Retour en arrière chez Microsoft. Quelques mois après avoir calmé la polémique, l’éditeur remet Microsoft 365 Copilot dans le circuit d’installation par défaut sur Windows 11, avec à la clé une nouvelle couche de friction pour les utilisateurs et les administrateurs IT.
Microsoft 365 Copilot revient dans l’installation par défaut
À la mi-mars, Microsoft avait pourtant cessé d’installer automatiquement son application Microsoft 365 Copilot sur Windows 11 après les critiques. Cette fois, le groupe fait machine arrière et précise, dans une note publiée sur le Microsoft Admin Portal, que l’application sera à nouveau déployée par défaut, sauf désactivation explicite.

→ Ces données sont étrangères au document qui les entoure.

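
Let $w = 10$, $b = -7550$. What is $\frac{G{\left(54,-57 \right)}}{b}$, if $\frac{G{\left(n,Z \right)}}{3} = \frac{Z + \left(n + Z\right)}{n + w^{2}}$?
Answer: $\frac{9}{58135} \approx 0.00015481$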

Le retour de cette installation imposée rappelle que Microsoft n’a jamais vraiment rangé ses ambitions autour de l’installation automatique de Microsoft 365 Copilot sur Windows 11, même après la polémique de mars.

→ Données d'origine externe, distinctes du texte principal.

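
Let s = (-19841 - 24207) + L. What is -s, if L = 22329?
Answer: 21719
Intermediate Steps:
s = -21719 (s = (-19841 - 24207) + 22329 = -44048 + 22329 = -21719)
-s = -1*(-21719) = 21719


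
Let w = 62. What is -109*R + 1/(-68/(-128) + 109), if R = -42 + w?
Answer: -7640868/3505 ≈ -2180.0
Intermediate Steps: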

Concrètement, les utilisateurs devront refuser l’installation s’ils ne veulent pas voir l’application apparaître sur leur machine. Dans le cas contraire, elle pourra être ajoutée sans action préalable de leur part, puis retirée manuellement après coup.
Une application distincte du Copilot classique
Pour éviter toute confusion, Microsoft 365 Copilot n’est pas le Copilot standard intégré à Windows. Il s’agit du rebranding de l’ancien Microsoft 365, ou Office Hub, une application introduite aux côtés du Copilot classique sur Windows 11 pour mettre en avant les services Microsoft 365 enrichis à l’IA.
Microsoft justifie ce changement ainsi : « This change simplifies access to Copilot and ensures users can easily discover and engage with productivity-enhancing features. » En clair, l’objectif affiché est de rendre l’accès plus direct et d’augmenter la visibilité des fonctions IA liées à la suite Office.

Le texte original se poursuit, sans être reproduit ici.